The FDA can require drug companies to complete postmarketing trials, or studies conducted post-approval, for a number of reasons, including to assess associated drug risks.
In Perrigo's case, the generics maker did not meet a milestone date for final submission of study protocol for the required cardiovascular study.
1/3 We’ve advised Perrigo that it failed to comply with #FDA postmarketing requirements for a study intended to determine the cardiovascular effects of testosterone replacement therapy product, Testosterone Gel, by the agreed upon deadline. https://t.co/BbRZNp3h1E pic.twitter.com/ZmrRZox1hF— Scott Gottlieb, M.D. (@SGottliebFDA) June 22, 2018
Over three years ago, the FDA issued letters to all companies that produced testosterone replacement therapies, indicating that a clinical study would be required to evaluate the risk of major heart events in men taking the drugs.
Then, last fall, regulators were informed that Perrigo had decided not to join a consortium that planned to conduct the needed study.
According to the FDA's letter, Perrigo argued that joining the consortium would place an undue financial burden on the company, as would conducting the study independently. Perrigo also claimed that it would not need to comply with the postmarketing requirements because its testosterone gel is equivalent to a generic.
The FDA didn't buy that argument, however, writing the company remains subject to the requirement and that, under the Federal Food, Drug, and Cosmetic Act, its product is considered misbranded.
Perrigo could not be reached for comment before publication.
While it's not clear if the FDA will take further action against Perrigo, Gottlieb warned as much on Twitter for those companies that don't comply.

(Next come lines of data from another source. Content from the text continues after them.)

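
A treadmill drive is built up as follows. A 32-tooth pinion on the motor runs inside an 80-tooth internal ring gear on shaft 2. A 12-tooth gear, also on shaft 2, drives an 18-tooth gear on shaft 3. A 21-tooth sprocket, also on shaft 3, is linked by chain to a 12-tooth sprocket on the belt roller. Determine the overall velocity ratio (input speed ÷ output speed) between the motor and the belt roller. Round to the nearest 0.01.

2.14

Each stage contributes driven/driver: internal gear 80/32 = 2.5, gear mesh 18/12 = 1.5, chain 12/21 = 0.57143.
Overall: 2.5 × 1.5 × 0.57143 = 2.1429.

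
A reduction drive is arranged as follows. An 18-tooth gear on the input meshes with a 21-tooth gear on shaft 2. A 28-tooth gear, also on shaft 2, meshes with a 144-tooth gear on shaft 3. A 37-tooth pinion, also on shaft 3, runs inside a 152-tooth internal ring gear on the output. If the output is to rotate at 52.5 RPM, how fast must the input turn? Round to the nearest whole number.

1294 RPM

Overall ratio R = 1.1667 × 5.1429 × 4.1081 = 24.649.
Required input speed = output speed × R = 52.5 × 24.649 = 1294.1 RPM.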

Overall, he said, the majority of postmarketing requirements and commitments are on schedule. In addition to safety concerns, such requirements can be used in the cases of an accelerated approval.
Typically, when drugs are approved based on early signs of efficacy, the FDA requires further confirmatory studies to more fully assess patient outcomes.

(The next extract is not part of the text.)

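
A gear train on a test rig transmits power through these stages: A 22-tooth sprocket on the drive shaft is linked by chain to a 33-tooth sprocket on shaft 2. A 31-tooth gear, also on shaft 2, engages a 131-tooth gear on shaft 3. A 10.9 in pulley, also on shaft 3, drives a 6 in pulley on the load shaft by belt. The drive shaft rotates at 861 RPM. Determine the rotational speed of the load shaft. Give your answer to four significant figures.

Chain: ratio = 33/22 = 1.5, so shaft 2 turns at 861 / 1.5 = 574 RPM.
Gear mesh: ratio = 131/31 = 4.2258, so shaft 3 turns at 574 / 4.2258 = 135.83 RPM.
Belt: ratio = 6/10.9 = 0.55046, so the load shaft turns at 135.83 / 0.55046 = 246.76 RPM.

246.8 RPM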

Since taking office, Gottlieb has placed an emphasis on the agency's flexibility, seeking to boost generic drug competition as well as help drugmakers reach markets sooner.
For those worried about whether drugmakers will actually complete those studies, Gottlieb's tweets could offer some mild reassurance.
"FDA remains committed to making sure industry fulfills their PMRs in a timely manner and that studies are transparent to the public," Gottlieb wrote.